Seit Siemens-Korruptionsfall mehr Dokumentensicherung

Mit Big Data kennt sich auch Michael Becker, Deutschland-Chef des Wettbewerbers Consilio, aus. "Vor Kurzem haben wir bei einem Dax-Unternehmen im Zuge einer Untersuchung die Daten von 40 Laptops gespiegelt", sagt der 39-Jährige, "auf jedem einzelnen befanden sich durchschnittlich zehn Gigabyte an verwertbaren Daten, das entspricht etwa 10 000 Dokumenten. Wir haben also rund vier Millionen Dokumente gesichert", sagt Becker. "Ohne intelligente Software, welche die Datenmenge signifikant filtert und reduziert sowie ein kompetentes Team an Juristen, kann man solche Datensichtungen aus ökonomischen und organisatorischen Gründen gar nicht durchführen."

Seit dem Siemens-Korruptionsfall nehme die Dokumentensicherung und -sichtung im deutschen Raum zu, sagt Becker, momentan arbeite man gleichzeitig an 50 Projekten.

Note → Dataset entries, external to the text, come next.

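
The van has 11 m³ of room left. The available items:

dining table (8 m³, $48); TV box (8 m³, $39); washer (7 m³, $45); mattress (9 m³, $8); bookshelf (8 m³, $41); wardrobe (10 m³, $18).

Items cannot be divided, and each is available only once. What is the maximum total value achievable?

Check high-value combinations within 11 m³:
- dining table: volume 8, value 48
- washer: volume 7, value 45
- bookshelf: volume 8, value 41
- TV box: volume 8, value 39
- wardrobe: volume 10, value 18
Best: $48.

$48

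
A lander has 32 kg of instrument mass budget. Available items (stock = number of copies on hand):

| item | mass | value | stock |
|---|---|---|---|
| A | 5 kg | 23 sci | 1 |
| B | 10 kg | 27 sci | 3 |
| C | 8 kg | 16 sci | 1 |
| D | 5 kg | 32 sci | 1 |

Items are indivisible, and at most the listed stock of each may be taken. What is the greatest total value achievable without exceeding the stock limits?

109 sci

Best selections within mass 32 and stock limits:
- 1×A + 2×B + 1×D: mass 30, value 109
- 1×A + 1×B + 1×C + 1×D: mass 28, value 98
- 2×B + 1×D: mass 25, value 86
Best: 109 sci.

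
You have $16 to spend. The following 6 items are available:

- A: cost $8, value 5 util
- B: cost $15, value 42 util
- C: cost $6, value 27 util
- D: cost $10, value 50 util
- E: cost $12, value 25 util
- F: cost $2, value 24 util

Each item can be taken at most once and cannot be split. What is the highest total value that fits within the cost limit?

Check high-value combinations within $16:
- C+D: cost 6+10=16, value 27+50=77
- D+F: cost 10+2=12, value 50+24=74
- A+C+F: cost 8+6+2=16, value 5+27+24=56
- C+F: cost 6+2=8, value 27+24=51
- D: cost 10, value 50
Best: 77 util.

77 util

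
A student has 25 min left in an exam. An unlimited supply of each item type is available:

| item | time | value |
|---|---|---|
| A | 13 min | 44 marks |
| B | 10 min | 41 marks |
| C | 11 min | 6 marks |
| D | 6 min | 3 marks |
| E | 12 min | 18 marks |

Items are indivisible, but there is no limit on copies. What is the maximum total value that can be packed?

85 marks

Best value-per-unit is B at 41/10; filling with it alone gives 2×41 = 82.
Optimal mix: 1×A + 1×B → time 23, value 85.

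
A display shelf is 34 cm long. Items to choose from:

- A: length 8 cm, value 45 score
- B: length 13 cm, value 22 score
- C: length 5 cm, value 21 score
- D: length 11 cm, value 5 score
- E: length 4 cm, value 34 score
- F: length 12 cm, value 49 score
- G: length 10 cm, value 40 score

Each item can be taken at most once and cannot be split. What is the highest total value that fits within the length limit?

Check high-value combinations within 34 cm:
- A+E+F+G: length 8+4+12+10=34, value 45+34+49+40=168
- A+C+E+F: length 8+5+4+12=29, value 45+21+34+49=149
- C+E+F+G: length 5+4+12+10=31, value 21+34+49+40=144
Best: 168 score.

168 score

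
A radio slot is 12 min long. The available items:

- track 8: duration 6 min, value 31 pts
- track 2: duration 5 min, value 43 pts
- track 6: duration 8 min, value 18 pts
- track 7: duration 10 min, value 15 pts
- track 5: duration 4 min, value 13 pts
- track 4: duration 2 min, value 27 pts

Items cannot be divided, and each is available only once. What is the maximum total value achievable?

83 pts

Check high-value combinations within 12 min:
- track 2+track 5+track 4: duration 5+4+2=11, value 43+13+27=83
- track 8+track 2: duration 6+5=11, value 31+43=74
- track 8+track 5+track 4: duration 6+4+2=12, value 31+13+27=71
- track 2+track 4: duration 5+2=7, value 43+27=70
- track 8+track 4: duration 6+2=8, value 31+27=58
Best: 83 pts.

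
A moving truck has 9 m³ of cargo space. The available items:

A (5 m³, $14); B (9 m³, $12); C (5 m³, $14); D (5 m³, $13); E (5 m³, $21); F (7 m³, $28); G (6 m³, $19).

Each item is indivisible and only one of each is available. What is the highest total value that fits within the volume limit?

$28

Check high-value combinations within 9 m³:
- F: volume 7, value 28
- E: volume 5, value 21
- G: volume 6, value 19
- A: volume 5, value 14
Best: $28.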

Dafür stehe ein Netzwerk von 1500 zugelassenen Rechtsanwälten zur Verfügung. "Mit denen bilden wir auftragsbezogen Teams, je nach Branche, Rechtsgebiet und Sprache, zum Beispiel Russisch, Arabisch oder Mandarin." Kaum ein Projekt beschränkt sich auf Landesgrenzen.

Alle Mitarbeiter seien freiberuflich tätig, der junge Anwalt, der eine kleine Kanzlei betreibt, die Mutter, die nur für die Dauer eines Projektes arbeiten will, der Jurist am Ende seines Berufslebens. Becker schwört auf seine Anwälte: "Die sind oft sehr engagiert, bauen ihre eigene Kanzlei auf, lieben aber die Projektarbeit. Manche wollen drei Monate lang hart arbeiten und die nächsten drei Monate herumreisen." Andere sähen die Arbeit beim LPO-Dienstleister als Sprungbrett, gingen später in eine Kanzlei oder in ein Unternehmen. "Es ist nicht schlecht, wenn junge Juristen im LPO Erfahrungen gewinnen", sagt Becker. Er selbst habe erlebt, wie hochbrisant und spannend Untersuchungen in Kartellrecht und Wirtschaftsstrafrecht sein könnten.

Doch der Reiz offenbart sich erst auf den zweiten Blick. Davor heißt es: Stundenlang und durchgehend konzentriert auf den Monitor starren. Eine leistungsfähige Software hilft den Datendetektiven, ein Dokument rasch auf relevante Fakten durchzusehen und die Fundstellen zu strukturieren. "Diese Fleißarbeit muss nicht zwingend von promovierten Juristen mit Doppel-VB, also der Note vollbefriedigend in beiden Staatsexamina erbracht werden", sagt Clas-Steffen Feuchtinger, selbst Doktor der Jurisprudenz.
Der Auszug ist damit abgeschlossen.